Week 3: Continue to not feed your tortoise. Keep soaking him. Once he has stopped pooping regularly, decrease his heat and light down to 4 hours a day.

Week 4: Continue to not feed. Turn off the lights and heat. Keep your tortoise in a cool room, around 50 degrees. Towards the end of the week, give your tortoise a bath and dry him off. If he does not poop, then continue on with no heat, lights, or food in the 50 degree room. After a couple of days, put him in his hibernation box. It should be plastic or wood. Make sure there are air holes and that he has enough room to turn around. If you have multiple tortoises, use multiple boxes. Now he’s ready to go in the refrigerator. If he did poop during his last bath, then give him a few more days before putting him in his box.

During hibernation, open the refrigerator door a couple of times a day to get some fresh air in there. Take your tortoise out every week to check him. Make sure his eyes and nose look clear. Make sure he’s not losing too much weight (a tortoise should not lose more than 10% of their bodyweight during hibernation, and any loss should be gradual). Make sure there is no swelling or other unusual signs. Make sure he moves a bit when touched. And make sure he has not peed. Poop is ok, but pee puts him at risk of dehydration.

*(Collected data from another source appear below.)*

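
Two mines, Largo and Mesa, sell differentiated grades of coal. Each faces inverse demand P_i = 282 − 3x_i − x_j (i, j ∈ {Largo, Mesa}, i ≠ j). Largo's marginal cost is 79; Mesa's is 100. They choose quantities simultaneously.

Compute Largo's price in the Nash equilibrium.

167.8

Mine Largo's profit: π = x_{Largo}(282 − 3x_{Largo} − x_{Mesa}) − 79x_{Largo}.
∂π/∂x_{Largo} = 203 − 6x_{Largo} − x_{Mesa} = 0 ⇒ x_{Largo} = 203/6 − (1/6)x_{Mesa}.
Similarly x_{Mesa} = 91/3 − (1/6)x_{Largo}.
Plugging x_{Mesa} into Largo's best response: x_{Largo} = 203/6 − (1/6)(91/3 − (1/6)x_{Largo}) ⇒ (35/36)x_{Largo} = 259/9, so x_{Largo} = 29.6.
Then x_{Mesa} = 91/3 − (1/6)·29.6 = 25.4.
P_{Largo} = 282 − 3·29.6 − 25.4 = 167.8.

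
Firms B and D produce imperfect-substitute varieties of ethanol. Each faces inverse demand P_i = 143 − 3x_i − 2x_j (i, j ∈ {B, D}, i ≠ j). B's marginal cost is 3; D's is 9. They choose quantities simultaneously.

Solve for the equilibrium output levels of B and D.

Firm B's profit: π = x_B(143 − 3x_B − 2x_D) − 3x_B.
∂π/∂x_B = 140 − 6x_B − 2x_D = 0 ⇒ x_B = 70/3 − (1/3)x_D.
Similarly x_D = 67/3 − (1/3)x_B.
Plugging x_D into B's best response: x_B = 70/3 − (1/3)(67/3 − (1/3)x_B) ⇒ (8/9)x_B = 143/9, so x_B = 17.875.
Then x_D = 67/3 − (1/3)·17.875 = 16.375.

17.875, 16.375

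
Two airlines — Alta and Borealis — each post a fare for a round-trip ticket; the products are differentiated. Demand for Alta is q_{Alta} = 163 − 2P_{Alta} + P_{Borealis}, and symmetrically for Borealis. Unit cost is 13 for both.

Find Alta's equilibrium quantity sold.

100

Alta's profit: π = (P_{Alta} − 13)(163 − 2P_{Alta} + P_{Borealis}).
∂π/∂P_{Alta} = 189 − 4P_{Alta} + P_{Borealis} = 0 ⇒ P_{Alta} = 47.25 + 0.25P_{Borealis}.
Setting P_{Alta} = P_{Borealis} in the reaction function: P_{Alta} = 47.25 + 0.25P_{Alta}, so P_{Alta} = 47.25 / 0.75 = 63.
q_{Alta} = 163 − 2·63 + 63 = 100.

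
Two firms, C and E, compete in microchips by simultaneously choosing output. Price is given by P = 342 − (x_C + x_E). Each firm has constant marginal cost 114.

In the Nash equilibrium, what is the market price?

190

Firm C's profit: π = x_C(342 − (x_C + x_E)) − 114x_C.
∂π/∂x_C = 228 − 2x_C − x_E = 0, so x_C = 114 − 0.5x_E.
Setting x_C = x_E in the reaction function: x_C = 114 − 0.5x_C, so x_C = 114 / 1.5 = 76.
Equilibrium price: P = 342 − 152 = 190.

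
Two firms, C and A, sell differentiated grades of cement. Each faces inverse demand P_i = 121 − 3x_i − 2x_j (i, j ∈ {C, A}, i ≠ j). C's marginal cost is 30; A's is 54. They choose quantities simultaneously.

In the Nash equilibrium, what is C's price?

68.625

Firm C's profit: π = x_C(121 − 3x_C − 2x_A) − 30x_C.
∂π/∂x_C = 91 − 6x_C − 2x_A = 0 ⇒ x_C = 91/6 − (1/3)x_A.
Similarly x_A = 67/6 − (1/3)x_C.
Plugging x_A into C's best response: x_C = 91/6 − (1/3)(67/6 − (1/3)x_C) ⇒ (8/9)x_C = 103/9, so x_C = 12.875.
Then x_A = 67/6 − (1/3)·12.875 = 6.875.
P_C = 121 − 3·12.875 − 2·6.875 = 68.625.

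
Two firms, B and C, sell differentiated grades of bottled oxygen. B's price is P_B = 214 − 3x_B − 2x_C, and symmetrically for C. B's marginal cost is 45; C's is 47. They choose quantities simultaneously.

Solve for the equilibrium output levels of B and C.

Firm B's profit: π = x_B(214 − 3x_B − 2x_C) − 45x_B.
∂π/∂x_B = 169 − 6x_B − 2x_C = 0 ⇒ x_B = 169/6 − (1/3)x_C.
Similarly x_C = 167/6 − (1/3)x_B.
Solving the two reaction functions simultaneously: (1 − (−1/3)(−1/3))x_B = 169/6 − (1/3)·(167/6), so (8/9)x_B = 170/9 and x_B = 21.25.
Then x_C = 167/6 − (1/3)·21.25 = 20.75.

21.25, 20.75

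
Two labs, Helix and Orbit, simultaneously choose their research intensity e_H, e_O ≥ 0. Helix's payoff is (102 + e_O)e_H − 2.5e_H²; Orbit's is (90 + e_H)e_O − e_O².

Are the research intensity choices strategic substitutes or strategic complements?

strategic complements

Expanding Helix's payoff: 102e_H + e_Oe_H − 2.5e_H².
∂π/∂e_H = 102 + e_O − 5e_H = 0, so e_H = 20.4 + 0.2e_O.
The best-response slope de_H/de_O = 0.2 > 0: the reaction function is upward-sloping, so the choices are strategic complements.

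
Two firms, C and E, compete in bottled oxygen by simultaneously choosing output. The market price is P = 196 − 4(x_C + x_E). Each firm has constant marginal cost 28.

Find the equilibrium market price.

84

Firm C's profit: π = x_C(196 − 4(x_C + x_E)) − 28x_C.
∂π/∂x_C = 168 − 8x_C − 4x_E = 0, so x_C = 21 − 0.5x_E.
The game is symmetric, so in equilibrium x_E = x_C: the reaction function gives 1.5x_C = 21, hence x_C = 14.
Equilibrium price: P = 196 − 4·28 = 84.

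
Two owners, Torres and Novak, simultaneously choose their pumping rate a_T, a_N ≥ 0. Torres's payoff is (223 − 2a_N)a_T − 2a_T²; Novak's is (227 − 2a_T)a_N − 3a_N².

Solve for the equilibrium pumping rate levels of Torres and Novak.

44.2, 23.1

Expanding Torres's payoff: 223a_T − 2a_Na_T − 2a_T².
∂π/∂a_T = 223 − 2a_N − 4a_T = 0, so a_T = 55.75 − 0.5a_N.
Likewise for Novak: a_N = 227/6 − (1/3)a_T.
Substituting the second reaction function into the first: a_T = 55.75 − 0.5(227/6 − (1/3)a_T), which gives (5/6)a_T = 221/6 ⇒ a_T = 44.2.
Then a_N = 227/6 − (1/3)·44.2 = 23.1.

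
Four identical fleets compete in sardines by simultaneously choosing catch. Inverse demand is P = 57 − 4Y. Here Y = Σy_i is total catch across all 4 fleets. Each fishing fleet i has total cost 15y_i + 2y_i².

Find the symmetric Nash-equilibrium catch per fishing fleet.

A representative fishing fleet's profit is π_i = y_i(57 − 4Y) − 15y_i − 2y_i², with Y = y_i + Σ_{j≠i} y_j.
First-order condition: 42 − 12y_i − 4Σ_{j≠i} y_j = 0.
With identical fishing fleets, set every y_j = y: then 42 − 12y − 12y = 0, i.e. y = 42/24 = 1.75.

1.75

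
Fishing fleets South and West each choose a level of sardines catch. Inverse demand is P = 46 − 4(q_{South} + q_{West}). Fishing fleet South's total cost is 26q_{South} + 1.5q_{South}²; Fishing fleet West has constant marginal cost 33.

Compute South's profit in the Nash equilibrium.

Fishing fleet South's profit: π = q_{South}(46 − 4(q_{South} + q_{West})) − 26q_{South} − 1.5q_{South}².
∂π/∂q_{South} = 20 − 11q_{South} − 4q_{West} = 0, so q_{South} = 20/11 − (4/11)q_{West}.
For West: ∂π/∂q_{West} = 13 − 8q_{West} − 4q_{South} = 0 ⇒ q_{West} = 1.625 − 0.5q_{South}.
Plugging q_{West} into South's best response: q_{South} = 20/11 − (4/11)(1.625 − 0.5q_{South}) ⇒ (9/11)q_{South} = 27/22, so q_{South} = 1.5.
Then q_{West} = 1.625 − 0.5·1.5 = 0.875.
Price P = 46 − 4·2.375 = 36.5.
South's profit: (36.5 − 26)·1.5 − 1.5(1.5)² = 12.375.

12.375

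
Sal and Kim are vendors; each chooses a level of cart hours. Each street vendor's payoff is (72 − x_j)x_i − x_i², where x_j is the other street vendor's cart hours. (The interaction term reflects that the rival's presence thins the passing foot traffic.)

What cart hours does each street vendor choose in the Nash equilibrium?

24

Sal's payoff is (72 − x_K)x_S − x_S².
∂π/∂x_S = 72 − x_K − 2x_S = 0, so x_S = 36 − 0.5x_K.
The game is symmetric, so in equilibrium x_K = x_S: the reaction function gives 1.5x_S = 36, hence x_S = 24.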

If all looks well, quickly put him back in the fridge. Continue to open the fridge door a couple of times a day, and let your tortoise stay in there for 12 to 18 weeks.

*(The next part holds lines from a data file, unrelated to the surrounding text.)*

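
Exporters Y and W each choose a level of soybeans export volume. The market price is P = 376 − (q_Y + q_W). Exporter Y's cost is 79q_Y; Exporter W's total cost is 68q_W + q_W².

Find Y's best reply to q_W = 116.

90.5

Exporter Y's profit: π = q_Y(376 − (q_Y + q_W)) − 79q_Y.
∂π/∂q_Y = 297 − 2q_Y − q_W = 0, so q_Y = 148.5 − 0.5q_W.
At q_W = 116: q_Y = 148.5 − 0.5·116 = 90.5.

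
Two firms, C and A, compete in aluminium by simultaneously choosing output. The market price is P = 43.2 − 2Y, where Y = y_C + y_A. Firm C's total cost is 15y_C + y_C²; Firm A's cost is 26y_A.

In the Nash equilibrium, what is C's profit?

46.0992

Firm C's profit: π = y_C(43.2 − 2(y_C + y_A)) − 15y_C − y_C².
∂π/∂y_C = 28.2 − 6y_C − 2y_A = 0, so y_C = 4.7 − (1/3)y_A.
For A: ∂π/∂y_A = 17.2 − 4y_A − 2y_C = 0 ⇒ y_A = 4.3 − 0.5y_C.
Substituting the second reaction function into the first: y_C = 4.7 − (1/3)(4.3 − 0.5y_C), which gives (5/6)y_C = 49/15 ⇒ y_C = 3.92.
Then y_A = 4.3 − 0.5·3.92 = 2.34.
Price P = 43.2 − 2·6.26 = 30.68.
C's profit: (30.68 − 15)·3.92 − (3.92)² = 46.0992.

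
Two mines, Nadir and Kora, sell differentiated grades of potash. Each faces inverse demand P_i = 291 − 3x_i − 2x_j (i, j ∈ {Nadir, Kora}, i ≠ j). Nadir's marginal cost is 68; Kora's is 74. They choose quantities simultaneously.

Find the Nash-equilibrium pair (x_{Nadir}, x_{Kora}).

Mine Nadir's profit: π = x_{Nadir}(291 − 3x_{Nadir} − 2x_{Kora}) − 68x_{Nadir}.
∂π/∂x_{Nadir} = 223 − 6x_{Nadir} − 2x_{Kora} = 0 ⇒ x_{Nadir} = 223/6 − (1/3)x_{Kora}.
Similarly x_{Kora} = 217/6 − (1/3)x_{Nadir}.
Substituting the second reaction function into the first: x_{Nadir} = 223/6 − (1/3)(217/6 − (1/3)x_{Nadir}), which gives (8/9)x_{Nadir} = 226/9 ⇒ x_{Nadir} = 28.25.
Then x_{Kora} = 217/6 − (1/3)·28.25 = 26.75.

28.25, 26.75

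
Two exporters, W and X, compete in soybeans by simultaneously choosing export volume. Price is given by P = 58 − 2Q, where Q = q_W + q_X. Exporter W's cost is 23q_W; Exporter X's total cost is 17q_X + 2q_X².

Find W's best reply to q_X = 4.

Exporter W's profit: π = q_W(58 − 2(q_W + q_X)) − 23q_W.
∂π/∂q_W = 35 − 4q_W − 2q_X = 0, so q_W = 8.75 − 0.5q_X.
At q_X = 4: q_W = 8.75 − 0.5·4 = 6.75.

6.75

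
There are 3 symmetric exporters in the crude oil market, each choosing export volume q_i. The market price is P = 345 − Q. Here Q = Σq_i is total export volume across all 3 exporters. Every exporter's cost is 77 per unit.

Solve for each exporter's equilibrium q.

A representative exporter's profit is π_i = q_i(345 − Q) − 77q_i, with Q = q_i + Σ_{j≠i} q_j.
First-order condition: 268 − 2q_i − Σ_{j≠i} q_j = 0.
In a symmetric equilibrium every exporter chooses the same q, so Σ_{j≠i} q_j = 2q. The condition becomes 268 − 4q = 0, giving q = 268/4 = 67.

67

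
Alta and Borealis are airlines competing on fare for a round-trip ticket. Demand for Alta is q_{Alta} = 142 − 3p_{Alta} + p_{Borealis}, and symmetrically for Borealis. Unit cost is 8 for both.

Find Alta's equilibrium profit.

1905.12

Alta's profit: π = (p_{Alta} − 8)(142 − 3p_{Alta} + p_{Borealis}).
∂π/∂p_{Alta} = 166 − 6p_{Alta} + p_{Borealis} = 0 ⇒ p_{Alta} = 83/3 + (1/6)p_{Borealis}.
Setting p_{Alta} = p_{Borealis} in the reaction function: p_{Alta} = 83/3 + (1/6)p_{Alta}, so p_{Alta} = (83/3) / (5/6) = 33.2.
q_{Alta} = 142 − 3·33.2 + 33.2 = 75.6.
Profit = (33.2 − 8)·75.6 = 1905.12.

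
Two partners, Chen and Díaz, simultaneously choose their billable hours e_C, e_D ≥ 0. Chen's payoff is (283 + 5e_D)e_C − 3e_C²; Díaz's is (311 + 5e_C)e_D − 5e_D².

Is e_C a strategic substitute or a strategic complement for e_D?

Expanding Chen's payoff: 283e_C + 5e_De_C − 3e_C².
∂π/∂e_C = 283 + 5e_D − 6e_C = 0, so e_C = 283/6 + (5/6)e_D.
The best-response slope de_C/de_D = 5/6 > 0: the reaction function is upward-sloping, so the choices are strategic complements.

strategic complements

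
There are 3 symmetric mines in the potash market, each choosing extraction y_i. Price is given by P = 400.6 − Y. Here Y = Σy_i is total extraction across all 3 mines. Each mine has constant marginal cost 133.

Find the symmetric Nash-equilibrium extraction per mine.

A representative mine's profit is π_i = y_i(400.6 − Y) − 133y_i, with Y = y_i + Σ_{j≠i} y_j.
First-order condition: 267.6 − 2y_i − Σ_{j≠i} y_j = 0.
Imposing symmetry (y_j = y for all j) turns Σ_{j≠i} y_j into 2y, so 267.6 = 4y and y = 66.9.

66.9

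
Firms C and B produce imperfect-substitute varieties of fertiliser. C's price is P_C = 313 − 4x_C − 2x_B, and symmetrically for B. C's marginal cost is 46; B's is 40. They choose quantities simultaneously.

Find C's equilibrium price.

Firm C's profit: π = x_C(313 − 4x_C − 2x_B) − 46x_C.
∂π/∂x_C = 267 − 8x_C − 2x_B = 0 ⇒ x_C = 33.375 − 0.25x_B.
Similarly x_B = 34.125 − 0.25x_C.
Plugging x_B into C's best response: x_C = 33.375 − 0.25(34.125 − 0.25x_C) ⇒ 0.9375x_C = 795/32, so x_C = 26.5.
Then x_B = 34.125 − 0.25·26.5 = 27.5.
P_C = 313 − 4·26.5 − 2·27.5 = 152.

152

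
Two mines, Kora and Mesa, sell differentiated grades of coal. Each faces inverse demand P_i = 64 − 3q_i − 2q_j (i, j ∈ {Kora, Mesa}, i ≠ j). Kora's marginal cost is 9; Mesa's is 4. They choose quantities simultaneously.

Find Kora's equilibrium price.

Mine Kora's profit: π = q_{Kora}(64 − 3q_{Kora} − 2q_{Mesa}) − 9q_{Kora}.
∂π/∂q_{Kora} = 55 − 6q_{Kora} − 2q_{Mesa} = 0 ⇒ q_{Kora} = 55/6 − (1/3)q_{Mesa}.
Similarly q_{Mesa} = 10 − (1/3)q_{Kora}.
Plugging q_{Mesa} into Kora's best response: q_{Kora} = 55/6 − (1/3)(10 − (1/3)q_{Kora}) ⇒ (8/9)q_{Kora} = 35/6, so q_{Kora} = 6.5625.
Then q_{Mesa} = 10 − (1/3)·6.5625 = 7.8125.
P_{Kora} = 64 − 3·6.5625 − 2·7.8125 = 28.6875.

28.6875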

If all does not look well, wake him up.

When you’re ready to wake him up, take him out of the fridge, but keep him in his box. Do not put him near light or heat. Instead, let him warm up gradually. Juvenile tortoises usually warm up and are ready to come out of their box after about 10 minutes. Adults take about an hour.

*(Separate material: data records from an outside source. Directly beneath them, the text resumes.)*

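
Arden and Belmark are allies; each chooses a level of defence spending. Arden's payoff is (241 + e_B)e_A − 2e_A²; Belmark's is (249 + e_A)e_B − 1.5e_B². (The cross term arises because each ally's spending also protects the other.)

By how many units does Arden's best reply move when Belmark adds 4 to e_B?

Expanding Arden's payoff: 241e_A + e_Be_A − 2e_A².
∂π/∂e_A = 241 + e_B − 4e_A = 0, so e_A = 60.25 + 0.25e_B.
The reaction-function slope is 0.25, so a 4-unit rise in e_B moves e_A by 0.25 × 4 = 1. Arden's best response rises — the actions are strategic complements.

1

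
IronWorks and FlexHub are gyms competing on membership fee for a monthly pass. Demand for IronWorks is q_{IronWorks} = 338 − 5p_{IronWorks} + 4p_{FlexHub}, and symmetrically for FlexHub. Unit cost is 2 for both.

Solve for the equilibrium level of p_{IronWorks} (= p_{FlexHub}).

IronWorks's profit: π = (p_{IronWorks} − 2)(338 − 5p_{IronWorks} + 4p_{FlexHub}).
∂π/∂p_{IronWorks} = 348 − 10p_{IronWorks} + 4p_{FlexHub} = 0 ⇒ p_{IronWorks} = 34.8 + 0.4p_{FlexHub}.
The game is symmetric, so in equilibrium p_{FlexHub} = p_{IronWorks}: the reaction function gives 0.6p_{IronWorks} = 34.8, hence p_{IronWorks} = 58.

58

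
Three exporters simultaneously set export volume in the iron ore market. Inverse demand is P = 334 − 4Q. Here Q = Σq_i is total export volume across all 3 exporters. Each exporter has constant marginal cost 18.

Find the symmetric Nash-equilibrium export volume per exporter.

A representative exporter's profit is π_i = q_i(334 − 4Q) − 18q_i, with Q = q_i + Σ_{j≠i} q_j.
First-order condition: 316 − 8q_i − 4Σ_{j≠i} q_j = 0.
In a symmetric equilibrium every exporter chooses the same q, so Σ_{j≠i} q_j = 2q. The condition becomes 316 − 16q = 0, giving q = 316/16 = 19.75.

19.75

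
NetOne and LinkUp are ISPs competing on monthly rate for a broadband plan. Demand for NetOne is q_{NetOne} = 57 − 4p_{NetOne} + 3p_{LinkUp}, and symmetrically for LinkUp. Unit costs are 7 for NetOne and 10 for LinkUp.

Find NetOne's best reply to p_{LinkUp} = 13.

NetOne's profit: π = (p_{NetOne} − 7)(57 − 4p_{NetOne} + 3p_{LinkUp}).
∂π/∂p_{NetOne} = 85 − 8p_{NetOne} + 3p_{LinkUp} = 0 ⇒ p_{NetOne} = 10.625 + 0.375p_{LinkUp}.
At p_{LinkUp} = 13: p_{NetOne} = 10.625 + 0.375·13 = 15.5.

15.5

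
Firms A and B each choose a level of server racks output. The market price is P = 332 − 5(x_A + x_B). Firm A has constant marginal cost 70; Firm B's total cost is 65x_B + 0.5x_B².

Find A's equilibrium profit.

Firm A's profit: π = x_A(332 − 5(x_A + x_B)) − 70x_A.
∂π/∂x_A = 262 − 10x_A − 5x_B = 0, so x_A = 26.2 − 0.5x_B.
For B: ∂π/∂x_B = 267 − 11x_B − 5x_A = 0 ⇒ x_B = 267/11 − (5/11)x_A.
Plugging x_B into A's best response: x_A = 26.2 − 0.5(267/11 − (5/11)x_A) ⇒ (17/22)x_A = 1547/110, so x_A = 18.2.
Then x_B = 267/11 − (5/11)·18.2 = 16.
Price P = 332 − 5·34.2 = 161.
A's profit: (161 − 70)·18.2 = 1656.2.

1656.2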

If your tortoise hibernated all winter with no problem, then when you take your tortoise out of his box, place him near, but not directly under, his heat lamp. Let him walk directly under it if and when he is ready to. This will be less shocking to his body, and it will also let you know that is walking normally and will therefore be able to get away from the heat when he is ready to as well. Once he has warmed up, give him a warm 20 minute bath. Bathe him twice a day for the first few days after waking up.

If your tortoise was woken up early because he peed in his box, then soak him first and put him near his lamp second.

Food can then be offered. If your tortoise has not eaten within one week of waking him, take him to the vet.

If you will not be hibernating your tortoise, then feed him, bathe him, and keep his lights on as usual (12 hours) throughout the winter.